We tracked down 6 unique places in Australia you must add to your travel list.

Are you planning on booking a trip overseas to see some ancient marvels of the world? You may want to look on your front doorstep first here in Australia.

Australia truly is one of the most beautiful locations in the world. We have the Great Barrier Reef, The Great Ocean Road, The Nullarbor Plains, and the Great Australia-Bight.

What you might not know, is we also have a truly unique range of places to visit which even includes our very own UFO capital – if you’re into that kind of thing of course.

Check out our top 6 worth adding to your travel bucket list:

Pink Lakes:

There are 3 pink lakes in Western Australia, Lake Hillier, Spencer Lake and Hutt Lagoon. And at certain times of the year the water turns a lovely shade of bubble gum pink. Depending on the weather conditions, the lakes can vary from a lovely shade of mild lilac to a soft hue of pink. The different colours are the result of algae in the water which changes shades when the weather turns cool or gets too warm.

Aerial view of Lake Hillier, Middle Island near Esperance

Totem Pole:

The striking 65 metre sea stack known as Totem Pole can be seen from the Cape Hauy lookout in the Tasman National Park. The stability of Totem Pole is threatened due to erosion and one day it is expected to be destroyed entirely. The walk to the lookout is part of an 8km round trip and will take about 4 hours. 

If you pick the right time, you may even spot a daredevil climber attempting to conquer the pole before it disappears forever.

Umpherston Sink Hole:

Also known as the sunken garden, this magical place can be found at Mount Gambier where visitors can expect a picturesque landscape, similar to that of a children’s fantasy fairy garden. The garden was built in the remnants of a cave, where the ceiling collapsed due to limestone corrosion and created a sinkhole.

James Umpherston beautified the sinkhole in 1886. The garden is open every day and houses many cute little possums who come out to feed at dusk.

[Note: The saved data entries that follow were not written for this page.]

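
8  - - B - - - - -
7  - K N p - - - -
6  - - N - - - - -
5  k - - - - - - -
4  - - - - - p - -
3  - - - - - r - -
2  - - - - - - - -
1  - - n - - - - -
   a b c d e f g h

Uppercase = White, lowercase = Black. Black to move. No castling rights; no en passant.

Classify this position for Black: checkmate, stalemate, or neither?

neither

Black to move; black king on a5.
In check: yes, from the white knight on c6.
King squares — a4: available; b4: attacked by Nc6; b5: attacked by Nc7; a6: attacked by Kb7; b6: attacked by Kb7.
Legal moves for Black: Ka4, dxc6.
Black is in check but has 2 legal moves → neither.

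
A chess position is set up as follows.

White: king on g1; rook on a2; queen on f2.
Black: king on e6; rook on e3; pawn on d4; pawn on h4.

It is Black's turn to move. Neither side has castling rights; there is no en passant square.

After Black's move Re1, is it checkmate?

After Re1: white king on g1; in check: yes, from the black rook on e1.
White has 4 legal replies: Kh2, Kg2, Qf1, Qxe1+.
In check but a legal move exists → not checkmate.

no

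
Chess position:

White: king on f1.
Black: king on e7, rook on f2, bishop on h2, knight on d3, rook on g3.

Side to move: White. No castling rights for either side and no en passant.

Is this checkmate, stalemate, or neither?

White to move; white king on f1.
In check: yes, from the black rook on f2.
King squares — e1: attacked by Nd3; g1: attacked by Bh2; e2: attacked by Rf2; f2: attacked by Nd3; g2: attacked by Rf2.
Legal moves for White: none.
In check with no legal moves → checkmate.

checkmate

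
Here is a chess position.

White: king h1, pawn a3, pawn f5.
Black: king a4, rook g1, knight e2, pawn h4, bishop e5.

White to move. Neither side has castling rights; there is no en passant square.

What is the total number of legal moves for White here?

White to move; king on h1.
In check: yes, from the black rook on g1.
Legal moves: none.
Count: 0.

0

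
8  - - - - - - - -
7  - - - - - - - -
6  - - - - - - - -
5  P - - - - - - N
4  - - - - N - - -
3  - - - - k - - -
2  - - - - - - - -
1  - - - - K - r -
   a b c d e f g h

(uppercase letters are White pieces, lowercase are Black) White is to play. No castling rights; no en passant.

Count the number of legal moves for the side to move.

0

White to move; king on e1.
In check: yes, from the black rook on g1.
Legal moves: none.
Count: 0.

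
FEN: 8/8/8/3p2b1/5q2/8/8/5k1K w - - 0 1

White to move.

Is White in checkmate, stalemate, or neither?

White to move; white king on h1.
In check: no.
King squares — g1: attacked by Kf1; g2: attacked by Kf1; h2: attacked by Qf4.
Legal moves for White: none.
Not in check and no legal moves → stalemate.

stalemate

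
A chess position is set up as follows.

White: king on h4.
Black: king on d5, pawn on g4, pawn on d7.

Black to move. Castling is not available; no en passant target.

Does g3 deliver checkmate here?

After g3: white king on h4; in check: no.
White is not in check, so this cannot be checkmate.

no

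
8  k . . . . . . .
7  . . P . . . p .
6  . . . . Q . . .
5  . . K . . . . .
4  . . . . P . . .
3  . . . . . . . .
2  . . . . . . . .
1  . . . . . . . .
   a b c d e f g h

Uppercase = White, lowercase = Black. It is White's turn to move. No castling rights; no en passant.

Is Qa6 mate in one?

yes

After Qa6: black king on a8; in check: yes, from the white queen on a6.
King squares — a7: attacked by Qa6; b7: attacked by Qa6; b8: attacked by Pc7.
Black has no legal moves → checkmate.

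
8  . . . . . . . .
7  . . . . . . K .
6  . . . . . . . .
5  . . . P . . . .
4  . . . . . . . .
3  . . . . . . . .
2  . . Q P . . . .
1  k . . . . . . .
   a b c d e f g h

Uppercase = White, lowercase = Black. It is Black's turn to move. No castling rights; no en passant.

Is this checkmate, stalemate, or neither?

Black to move; black king on a1.
In check: no.
King squares — b1: attacked by Qc2; a2: attacked by Qc2; b2: attacked by Qc2.
Legal moves for Black: none.
Not in check and no legal moves → stalemate.

stalemate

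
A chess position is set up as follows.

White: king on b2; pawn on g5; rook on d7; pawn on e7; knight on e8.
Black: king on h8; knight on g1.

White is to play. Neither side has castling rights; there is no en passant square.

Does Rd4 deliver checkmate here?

After Rd4: black king on h8; in check: no.
Black is not in check, so this cannot be checkmate.

no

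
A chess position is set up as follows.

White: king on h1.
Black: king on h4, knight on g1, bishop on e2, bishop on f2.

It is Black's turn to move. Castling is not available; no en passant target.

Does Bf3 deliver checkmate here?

After Bf3: white king on h1; in check: yes, from the black bishop on f3.
White has 1 legal reply: Kh2.
In check but a legal move exists → not checkmate.

no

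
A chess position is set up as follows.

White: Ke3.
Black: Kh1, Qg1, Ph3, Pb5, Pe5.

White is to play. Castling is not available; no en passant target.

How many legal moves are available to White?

White to move; king on e3.
In check: yes, from the black queen on g1.
Legal moves: Ke4, Kf3, Kd3, Ke2, Kd2.
Count: 5.

5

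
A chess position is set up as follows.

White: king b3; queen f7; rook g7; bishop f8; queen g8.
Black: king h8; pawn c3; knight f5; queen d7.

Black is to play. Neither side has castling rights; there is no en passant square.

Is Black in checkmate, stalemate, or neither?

checkmate

Black to move; black king on h8.
In check: yes, from the white queen on g8.
King squares — g7: attacked by Qf7; h7: attacked by Rg7; g8: attacked by Qf7.
Legal moves for Black: none.
In check with no legal moves → checkmate.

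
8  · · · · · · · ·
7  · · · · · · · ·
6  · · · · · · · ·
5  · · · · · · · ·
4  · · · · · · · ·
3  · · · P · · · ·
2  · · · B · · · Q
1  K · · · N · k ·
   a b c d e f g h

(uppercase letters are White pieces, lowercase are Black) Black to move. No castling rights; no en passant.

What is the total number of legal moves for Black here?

2

Black to move; king on g1.
In check: yes, from the white queen on h2.
Legal moves: Kxh2, Kf1.
Count: 2.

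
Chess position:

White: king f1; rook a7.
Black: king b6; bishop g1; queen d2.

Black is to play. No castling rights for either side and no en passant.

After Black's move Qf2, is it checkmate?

After Qf2: white king on f1; in check: yes, from the black queen on f2.
King squares — e1: attacked by Qf2; g1: attacked by Qf2; e2: attacked by Qf2; f2: attacked by Bg1; g2: attacked by Qf2.
White has no legal moves → checkmate.

yes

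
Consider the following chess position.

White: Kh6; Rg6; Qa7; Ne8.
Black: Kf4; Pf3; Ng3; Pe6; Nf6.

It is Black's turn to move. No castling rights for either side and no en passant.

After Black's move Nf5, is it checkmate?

yes

After Nf5: white king on h6; in check: yes, from the black knight on f5.
King squares — g5: attacked by Kf4; h5: attacked by Nf6; g6: own rook; g7: attacked by Nf5; h7: attacked by Nf6.
White has no legal moves → checkmate.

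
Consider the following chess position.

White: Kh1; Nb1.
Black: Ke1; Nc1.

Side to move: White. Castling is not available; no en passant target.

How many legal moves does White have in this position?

White to move; king on h1.
In check: no.
Legal moves: Kh2, Kg2, Kg1, Nc3, Na3, Nd2.
Count: 6.

6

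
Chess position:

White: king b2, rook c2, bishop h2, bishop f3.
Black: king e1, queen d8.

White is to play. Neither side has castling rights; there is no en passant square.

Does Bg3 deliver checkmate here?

no

After Bg3: black king on e1; in check: yes, from the white bishop on g3.
Black has 1 legal reply: Kf1.
In check but a legal move exists → not checkmate.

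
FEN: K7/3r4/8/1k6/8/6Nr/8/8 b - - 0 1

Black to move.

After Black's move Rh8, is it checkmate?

After Rh8: white king on a8; in check: yes, from the black rook on h8.
King squares — a7: attacked by Rd7; b7: attacked by Rd7; b8: attacked by Rh8.
White has no legal moves → checkmate.

yes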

Coober Pedy – Underground City:

Coober Pedy is Australia’s opal capital of the world, producing an estimated 95 per cent of all the world’s opal. It is also located in the middle of the South Australian desert, which houses a lot of sandstorms, which drives the residents underground and protects them from the heat as well, which can reach up to 50 degrees in the middle of the day.

These homes – called “dugouts” – originate back to when the opal mining boom first began in 1917, where workers lived in tiny rooms underground while digging for opals.

Horizontal Falls

You’ve heard of vertical waterfalls, but have you heard about horizontal waterfalls? Located in the Kimberley region, the horizontal waterfall effect occurs as intense tidal currents are squeezed through two sets of extremely narrow coastal gorges that are part of the McLarty Rage.

The Horizontal Falls at Talbot Bay in the Buccaneer Archipelago is a unique phenomenon and known to be one of the greatest natural wonders of the world, unbeknown to many.

Wycliffe Well:

Probably the most particular place to visit, is Wycliffe Well, which is the self-proclaimed UFO Capital of Australia. You can’t miss it while driving along the Stuart Highway in the Northern Territory, as the roadhouse is a popular stopover for those road tripping through the outback and is filled with UFO memorabilia, including road signs and billboards to announce its location.

According to locals, hundreds of sightings have occurred at this location since WWII. Spooky.